Onlangs promoveerde Anne Schipper aan de Vrije Universiteit met het proefschrift Rijnsdorp, calvinisme en cultuur. Schipper deed onderzoek naar gereformeerd schrijver en criticus Cornelis Rijnsdorp (1894-1982), die jarenlang gereformeerden wilde interesseren voor kunst maar vastliep op hun anticulturele houding. Volgens Schipper kwam dit doordat het calvinisme in Nederland vermengd geraakt is met de wereldmijdende trekken van de dopersen en de puriteinen. Schipper verbaast zich erover dat gereformeerden daarmee geen gehoor geven de cultuuropdracht die zij elke zondag van de preekstoel horen: het bouwen en bewaren van de aarde. Volgens Schipper roept de Bijbel de mens op God te eren in de kunst, bijvoorbeeld in psalm 33 vers 2: heft vrolijk aan, wijdt Hem uw kunst.5

De kritische houding ten opzichte van kunst en cultuur is soms ook christenpolitici niet vreemd. Dat je als overheid maatschappelijke- en zorgvoorzieningen financiert is logisch, maar is het overeind houden van culturele instellingen een net zo belangrijke overheidstaak? “Nee”, zei André Rouvoet in zijn boek Reformatorische staatsvisie. In dit boek beschreef hij de kerntaken (of eigenlijke taken) van de overheid. Cultuur noemde hij een oneigenlijke taak waarvan de overheid haar bemoeienissen en intensiteit moet heroverwegen.6

“Ja”, zegt Arie Lengkeek. “Cultuur is een maatschappelijk goed en inderdaad, daar moeten jij en ik voor betalen.” Lengkeek werkt in Rotterdam als zelfstandig programmeur op het snijvlak van stadsontwikkeling en cultuur.

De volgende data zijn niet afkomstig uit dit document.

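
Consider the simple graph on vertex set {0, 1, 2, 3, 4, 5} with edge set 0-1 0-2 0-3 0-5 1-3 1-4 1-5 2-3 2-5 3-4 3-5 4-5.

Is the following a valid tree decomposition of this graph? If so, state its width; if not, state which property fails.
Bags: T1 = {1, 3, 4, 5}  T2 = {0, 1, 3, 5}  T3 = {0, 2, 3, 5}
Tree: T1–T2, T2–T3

Yes; width 3.

Checking the three conditions: (i) the bags cover all of {0, 1, 2, 3, 4, 5}; (ii) for each edge, some bag contains both endpoints; (iii) the bags containing any fixed vertex form a subtree. All hold, so the decomposition is valid with width 4 − 1 = 3.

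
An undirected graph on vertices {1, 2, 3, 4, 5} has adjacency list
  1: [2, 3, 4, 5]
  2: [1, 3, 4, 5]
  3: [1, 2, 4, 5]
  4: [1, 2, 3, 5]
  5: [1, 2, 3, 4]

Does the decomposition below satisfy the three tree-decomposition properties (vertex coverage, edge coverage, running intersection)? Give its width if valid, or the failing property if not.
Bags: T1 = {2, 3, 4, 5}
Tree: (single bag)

A tree decomposition must satisfy three properties: every vertex lies in some bag; for every edge, both endpoints lie together in some bag; and for every vertex, the bags containing it form a connected subtree. Here vertex 1 appears in no bag, so the decomposition is invalid.

No — vertex 1 appears in no bag.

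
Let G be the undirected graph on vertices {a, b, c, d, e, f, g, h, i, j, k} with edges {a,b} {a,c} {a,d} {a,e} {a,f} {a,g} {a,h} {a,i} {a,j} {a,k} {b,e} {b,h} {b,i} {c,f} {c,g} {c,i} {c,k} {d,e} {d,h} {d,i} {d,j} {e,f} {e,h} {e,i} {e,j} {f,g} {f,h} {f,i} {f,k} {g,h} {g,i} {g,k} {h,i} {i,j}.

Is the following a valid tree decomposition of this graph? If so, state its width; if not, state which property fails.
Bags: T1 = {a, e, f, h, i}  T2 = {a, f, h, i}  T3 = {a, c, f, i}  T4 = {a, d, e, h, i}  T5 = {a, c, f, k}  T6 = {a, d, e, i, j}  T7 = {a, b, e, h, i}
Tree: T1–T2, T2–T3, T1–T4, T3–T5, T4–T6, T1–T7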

Hij hekelt het denken over cultuur als verdienmiddel. “Als je cultuur benadert vanuit een kosten-batenanalyse of als concurrerend beleidsterrein voor citymarketing dan wordt het een neoliberaal instrument.” Hij wijst op de waarde die cultuur in zichzelf heeft. “Cultuur is levend en vanuit zichzelf educatief.”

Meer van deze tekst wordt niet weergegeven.